Vladimir Tarabrin, işgalci İsrail’in işgalinin Filistin halkının kendi kaderini tayin etme hakkının gerçekleşmesini engellediğini belirterek, yasa dışı Siyonist yerleşimlerin ve Filistin halkının işgal edilen topraklardan zorla yerinden edilmesinin, uluslararası hukuka aykırı olduğunu söyledi. İşgalci İsrail’in uluslararası hukuk ihlallerinin ‘nihai statü anlaşmasına’ varılmasını engellediğini kaydeden Tarabrin, anlaşmaya varılması için müzakerelerin gecikmeksizin yürütülmesi gerektiğini ifade etti ve “Tüm devletler ve uluslararası örgütler bu tür müzakereler için gerekli koşulların yaratılmasına katkıda bulunmakla yükümlüdür” değerlendirmesinde bulundu.

Tarabrin açıklamasında şu cümlelere yer verdi:

Bu şekilde varılacak anlaşma, Filistin halkının kendi kaderini tayin hakkını kullanması ve başkenti Kudüs olan bağımsız, yaşanabilir ve birleşik bir Filistin devletinin ortaya çıkmasıyla sonuçlanacaktır.

Gazze’den gelen görüntüler dehşet verici’

İşgalci İsrail’in saldırılarının sürdüğü Gazze’deki şiddetin ‘daha önce görülmemiş ve felaket boyutlarına ulaştığını’ vurgulayan Tarabrin, “Mevcut şiddet dalgası sırasında hayatını kaybedenlerin toplam sayısı neredeyse 30 bindir.

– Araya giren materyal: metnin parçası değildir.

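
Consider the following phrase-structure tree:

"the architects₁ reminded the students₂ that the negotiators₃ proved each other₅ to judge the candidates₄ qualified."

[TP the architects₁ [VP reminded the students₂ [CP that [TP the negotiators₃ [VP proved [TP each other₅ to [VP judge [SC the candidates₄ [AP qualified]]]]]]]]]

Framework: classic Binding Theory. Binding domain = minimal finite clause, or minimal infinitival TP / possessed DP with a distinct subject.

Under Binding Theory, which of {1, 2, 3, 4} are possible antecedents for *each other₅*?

{3}

*each other* is an anaphor, so Principle A applies: it must be bound in its binding domain.
Binding domain of *each other₅*: the embedded TP, whose subject is the negotiators₃.
*the architects₁* c-commands the anaphor but is outside its binding domain → cannot satisfy Principle A.
*the students₂* c-commands the anaphor but is outside its binding domain → cannot satisfy Principle A.
*the negotiators₃* c-commands the anaphor within its binding domain → licit binder.
*the candidates₄* does not c-command the anaphor → cannot bind it.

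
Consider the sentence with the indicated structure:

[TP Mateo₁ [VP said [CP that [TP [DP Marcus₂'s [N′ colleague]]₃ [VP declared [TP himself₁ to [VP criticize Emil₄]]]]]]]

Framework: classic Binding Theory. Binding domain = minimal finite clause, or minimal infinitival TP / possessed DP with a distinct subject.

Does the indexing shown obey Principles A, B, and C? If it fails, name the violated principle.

Principle A

The two coindexed NPs are *Mateo₁* and *himself₁*.
*himself₁* is an anaphor. Principle A requires it to be bound within its binding domain — the embedded TP, whose subject is [Marcus₂'s colleague]₃.
Within that domain it is c-commanded by *[Marcus₂'s colleague]₃*, which does not share its index.
*Mateo₁* does c-command the anaphor, but from outside its binding domain.
The anaphor is unbound in its domain → Principle A violation.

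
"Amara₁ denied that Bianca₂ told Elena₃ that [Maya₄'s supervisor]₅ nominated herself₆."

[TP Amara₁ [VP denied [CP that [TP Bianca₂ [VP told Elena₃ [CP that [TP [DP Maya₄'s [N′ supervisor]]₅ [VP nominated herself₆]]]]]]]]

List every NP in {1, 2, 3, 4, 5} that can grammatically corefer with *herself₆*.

*herself* is an anaphor, so Principle A applies: it must be bound in its binding domain.
Binding domain of *herself₆*: the embedded TP, whose subject is [Maya₄'s supervisor]₅.
*Amara₁* c-commands the anaphor but is outside its binding domain → cannot satisfy Principle A.
*Bianca₂* c-commands the anaphor but is outside its binding domain → cannot satisfy Principle A.
*Elena₃* c-commands the anaphor but is outside its binding domain → cannot satisfy Principle A.
*Maya₄* does not c-command the anaphor → cannot bind it.
*[Maya₄'s supervisor]₅* c-commands the anaphor within its binding domain → licit binder.

{5}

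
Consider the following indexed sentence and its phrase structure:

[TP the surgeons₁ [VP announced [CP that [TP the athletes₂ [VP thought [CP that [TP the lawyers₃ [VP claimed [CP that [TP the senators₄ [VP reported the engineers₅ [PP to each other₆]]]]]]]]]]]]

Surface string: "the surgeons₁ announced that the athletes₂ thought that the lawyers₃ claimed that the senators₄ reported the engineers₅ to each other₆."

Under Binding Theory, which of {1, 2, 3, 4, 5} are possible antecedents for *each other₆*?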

Bu rakam daha önceki Arap-İsrail savaşlarında ölenlerin sayısını çoktan aşmış durumda. Gazze’den gelen görüntüler dehşet verici” ifadesini kullandı. Vladimir Tarabrin, Gazze’deki halkın yüzde 90’ının zorla yerinden edildiğine ve ‘insanlık dışı koşullarda’ yaşadığına dikkat çekerek, “İsrail’in katı ablukası karşısında Gazze Şeridi gerçek bir insani felaket yaşamaktadır” dedi. Bölgedeki sivillerin abluka nedeniyle gıda, ilaç, yakıt ve temiz su sıkıntısı çektiğini belirten Tarabrin, “Temiz su kaynaklarına erişimin kısıtlı olması bulaşıcı hastalıkların yayılmasına neden olmaktadır. Tarım arazilerinin yüzde 20’sinden fazlası zarar görmüştür ve bu zarar bir daha asla telafi edilemeyecektir” değerlendirmesinde bulundu.

Tarabrin, Hamas’ın 7 Ekim 2023’teki eylemlerinin Gazze’deki sivillerin ‘toplu cezalandırılmasını’ haklı gösteremeyeceğini savunarak, “İsrail’deki yetkililerin ve bazı Batılı ülkelerin, İsrail’in vatandaşlarını koruma görevine atıfta bulunarak sivillere yönelik ayrım gözetmeyen şiddeti savunmaya çalışmasının mantığını kabul edemeyiz.” ifadelerini kullandı.